The U.S. government bonds were downgraded a notch by the ratings agency, Fitch. This means the safety of the US treasuries has slipped and there is growing concern about the longer-term outlook for debt.

Is the U.S. government at risk of default?

Economists reacted negatively to the downgrade with Larry Summers calling it “absurd” and Mohamed El-Erian calling it “strange”; saying the majority of economists are likely to be “perplexed”.

Paul Krugman, Nobel prize winner, said the decision will be “widely and correctly ridiculed”. Jason Furman of Harvard said the decision is “completely absurd”. The Biden government disagreed vehemently. Treasury Secretary Janet Yellen says that “Treasury securities remain the world’s preeminent safe and liquid asset, and the American economy is fundamentally strong.”

But the U.S. fiscal position has slipped for several years as tax cuts and increased spending have widened deficits under both Republicans and Democrats.

Fitch Ratings Inc., one of the big three which also includes S&P Global Ratings and Moody’s, has downgraded the U.S. government to AA+ from AAA, a move which echoes a downgrade in 2011 by S&P.  The debate over the debt ceiling and the brinksmanship used by politicians leading up to the deadline for raising the debt ceiling was a factor in both downgrades.

Only Moody’s still rates the U.S. as a AAA credit risk.

Germany, Australia, Singapore and Switzerland are the only remaining countries with a AAA rating from all three ratings agencies. Canada is rated at AA+ at Fitch while China gets A+.

Only a few corporations get the AAA designation, including Microsoft and Johnson & Johnson.

Fitch warned on May 24 that a downgrade was possible. At that time the deadline for the debt ceiling increase was fast approaching, causing uncertainty in bond markets for U.S. Treasuries.

The agency cited the brinkmanship over the debt ceiling, the rising fiscal challenges over the medium term and the growing debt burden.

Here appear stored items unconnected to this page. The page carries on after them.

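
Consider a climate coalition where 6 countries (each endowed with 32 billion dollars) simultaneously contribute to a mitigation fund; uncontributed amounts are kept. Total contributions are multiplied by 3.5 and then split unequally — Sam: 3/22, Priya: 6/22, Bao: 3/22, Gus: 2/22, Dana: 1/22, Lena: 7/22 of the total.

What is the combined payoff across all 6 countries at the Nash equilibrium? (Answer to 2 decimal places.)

Each unit j contributes comes back to j as 3.5 × (j's share), so j prefers to contribute only if that share exceeds 1/3.5 = 0.2857; otherwise keeping the unit dominates.
Lena alone (share 7/22) is above the threshold, contributing 32; the remaining 5 contribute 0. Total contributed: 32.
The mitigation fund pays out 3.5 × 32 = 112.00 in total (split across the unequal shares, but the aggregate is all that matters for the group sum).
The 5 free-riders keep 32 each, adding 160. Group total = 160 + 112.00 = 272.00.

272.00 billion dollars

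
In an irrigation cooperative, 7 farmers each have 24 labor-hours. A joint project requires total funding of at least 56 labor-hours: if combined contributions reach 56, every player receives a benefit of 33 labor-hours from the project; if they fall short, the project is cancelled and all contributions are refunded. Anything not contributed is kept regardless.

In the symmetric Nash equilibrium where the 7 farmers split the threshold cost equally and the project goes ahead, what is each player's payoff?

49 labor-hours

Equal share of the threshold: 56/7 = 8.
At this profile no one gains by cutting their contribution: any cut drops the total below 56, the project is cancelled, contributions are refunded, and the deviator ends with 24, which is less than 24 − 8 + 33 = 49. Contributing more than 8 just wastes the excess. So contributing exactly 8 is a best response.
Each player's payoff: 24 − 8 + 33 = 49.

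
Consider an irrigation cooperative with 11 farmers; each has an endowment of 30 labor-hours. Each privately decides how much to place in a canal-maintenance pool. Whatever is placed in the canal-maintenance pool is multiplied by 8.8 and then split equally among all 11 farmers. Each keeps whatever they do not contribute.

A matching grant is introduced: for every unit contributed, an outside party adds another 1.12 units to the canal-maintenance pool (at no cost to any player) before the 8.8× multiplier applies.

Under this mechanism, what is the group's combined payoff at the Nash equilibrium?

With the mechanism, a contributed unit returns 8.8 × 2.12 / 11 = 1.6960 per unit of net cost to the contributor — now above 1 — so contributing fully is weakly dominant for every player.
So the Nash equilibrium is full contribution by all 11; the group earns 8.8 × 2.12 × 330 = 6156.48.

6156.48 labor-hours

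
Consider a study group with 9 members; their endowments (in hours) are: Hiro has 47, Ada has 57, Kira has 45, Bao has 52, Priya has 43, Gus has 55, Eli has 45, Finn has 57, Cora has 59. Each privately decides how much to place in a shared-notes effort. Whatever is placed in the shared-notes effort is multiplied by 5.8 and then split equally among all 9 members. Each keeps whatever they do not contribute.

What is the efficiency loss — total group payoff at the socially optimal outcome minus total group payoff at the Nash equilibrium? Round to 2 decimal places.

2208.00 hours

The private return per contributed unit is 5.8/9 = 0.6444 < 1 for every player regardless of endowment, so the Nash equilibrium is zero contribution and the group total is Σ E_j = 47 + 57 + 45 + 52 + 43 + 55 + 45 + 57 + 59 = 460.
Each contributed unit returns 5.800 to the group, so the social optimum is full contribution by everyone: group total = 5.800 × 460 = 2668.00.
Efficiency loss = (5.800 − 1) × 460 = 2208.00.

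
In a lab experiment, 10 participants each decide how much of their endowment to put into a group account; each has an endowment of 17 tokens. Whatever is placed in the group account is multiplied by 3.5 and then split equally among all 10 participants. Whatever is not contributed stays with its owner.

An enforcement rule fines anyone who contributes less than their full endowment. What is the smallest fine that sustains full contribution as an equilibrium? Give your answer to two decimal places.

11.05 tokens

Given the others contribute fully, the best deviation is to contribute 0 (any partial contribution still incurs the fine and gives up units whose private return 0.3500 is below 1).
Deviating from 17 to 0 saves 17 tokens but forfeits the deviator's share of the drop in the group account: 3.5/10 × 17 = 5.95.
So the deviation gain is 17 − 5.95 = 11.05, and the fine must be at least 11.05 tokens to wipe it out.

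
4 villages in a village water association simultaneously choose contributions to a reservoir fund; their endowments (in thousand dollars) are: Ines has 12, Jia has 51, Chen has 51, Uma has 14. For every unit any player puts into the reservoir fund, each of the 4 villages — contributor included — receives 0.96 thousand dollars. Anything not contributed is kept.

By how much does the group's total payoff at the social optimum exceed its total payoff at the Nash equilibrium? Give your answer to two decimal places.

363.52 thousand dollars

The private return per contributed unit is 0.96 < 1 for everyone, so the Nash equilibrium is zero contribution and the group total is Σ E_j = 12 + 51 + 51 + 14 = 128.
Each contributed unit returns 3.840 to the group, so the social optimum is full contribution by everyone: group total = 3.840 × 128 = 491.52.
Efficiency loss = (3.840 − 1) × 128 = 363.52.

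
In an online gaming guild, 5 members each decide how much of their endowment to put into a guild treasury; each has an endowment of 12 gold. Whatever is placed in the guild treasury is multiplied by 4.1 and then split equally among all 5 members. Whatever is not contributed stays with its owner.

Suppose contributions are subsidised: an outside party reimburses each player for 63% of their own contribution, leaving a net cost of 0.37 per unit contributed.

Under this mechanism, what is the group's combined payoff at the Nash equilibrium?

283.80 gold

The effective private return per unit is now (4.1/5) / 0.37 = 2.2162 > 1, so every player's dominant strategy flips to full contribution.
At the Nash equilibrium everyone contributes 12. Group total payoff = 5 × (12 × 0.63 + 4.1 × 12) = 283.80.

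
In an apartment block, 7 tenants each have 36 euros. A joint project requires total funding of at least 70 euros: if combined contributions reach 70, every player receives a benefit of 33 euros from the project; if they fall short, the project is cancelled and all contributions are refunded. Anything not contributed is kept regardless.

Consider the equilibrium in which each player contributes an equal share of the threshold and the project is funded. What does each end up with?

59 euros

Equal share of the threshold: 70/7 = 10.
At this profile no one gains by cutting their contribution: any cut drops the total below 70, the project is cancelled, contributions are refunded, and the deviator ends with 36, which is less than 36 − 10 + 33 = 59. Contributing more than 10 just wastes the excess. So contributing exactly 10 is a best response.
Each player's payoff: 36 − 10 + 33 = 59.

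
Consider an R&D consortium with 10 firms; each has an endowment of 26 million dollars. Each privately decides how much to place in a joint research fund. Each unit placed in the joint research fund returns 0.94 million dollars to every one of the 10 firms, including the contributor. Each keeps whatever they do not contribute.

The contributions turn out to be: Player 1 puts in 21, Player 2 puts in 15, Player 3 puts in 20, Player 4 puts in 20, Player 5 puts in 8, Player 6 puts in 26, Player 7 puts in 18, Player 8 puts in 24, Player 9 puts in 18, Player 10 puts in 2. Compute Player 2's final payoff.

Total contributed: 21 + 15 + 20 + 20 + 8 + 26 + 18 + 24 + 18 + 2 = 172.
Each receives 0.94 × 172 = 161.68 from the joint research fund.
Player 2 keeps 26 − 15 = 11, so Player 2's payoff is 11 + 161.68 = 172.68.

172.68 million dollars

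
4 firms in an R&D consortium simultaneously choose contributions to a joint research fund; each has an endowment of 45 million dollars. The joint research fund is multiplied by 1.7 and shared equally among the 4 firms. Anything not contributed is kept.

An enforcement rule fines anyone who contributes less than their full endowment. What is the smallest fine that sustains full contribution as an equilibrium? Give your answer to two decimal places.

Given the others contribute fully, the best deviation is to contribute 0 (any partial contribution still incurs the fine and gives up units whose private return 0.4250 is below 1).
Deviating from 45 to 0 saves 45 million dollars but forfeits the deviator's share of the drop in the joint research fund: 1.7/4 × 45 = 19.12.
So the deviation gain is 45 − 19.12 = 25.88, and the fine must be at least 25.88 million dollars to wipe it out.

25.88 million dollars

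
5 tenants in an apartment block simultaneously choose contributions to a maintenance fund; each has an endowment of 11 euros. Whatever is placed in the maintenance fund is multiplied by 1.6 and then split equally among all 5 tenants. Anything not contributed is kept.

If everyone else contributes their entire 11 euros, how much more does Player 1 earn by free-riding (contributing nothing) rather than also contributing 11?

7.48 euros

Switching from a contribution of 11 to 0 lets Player 1 keep an extra 11 euros, but lowers the maintenance fund by 11, which costs Player 1 their own share of that drop: 1.6/5 × 11 = 3.52.
Net gain = 11 − 3.52 = 7.48. The private return per contributed unit (0.3200) is below 1, so free-riding is indeed the best response regardless of what the others do.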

The U.S. has a very high debt burden compared to other AAA-rated governments with debts greater than 100 percent of GDP.

The governance aspect of the rating was cited as weak also, as the contested 2020 election and the January 6 2021 uprising demonstrated.  The lack of consensus in political parties over handling the growing debt burden was a factor, according to Fitch.

Large annual deficits of more than 6 percent of GDP are forecast for 2023 and 2024. With higher interest rates the interest burden will grow and keep deficits above 7 percent for a decade or longer.



The debt-GDP is extremely high at 112 percent, compared to an average of 36 percent for other AAA countries.

Fitch is predicting recession for the last few months of 2023 and the beginning of 2024 which will make the deficit situation worse as tax receipts weaken.

The U.S. situation has deteriorated but there is no alternative to U.S. government bonds for investors seeking safety.

Until a better option for safety becomes available the credit rating change will be a non-event.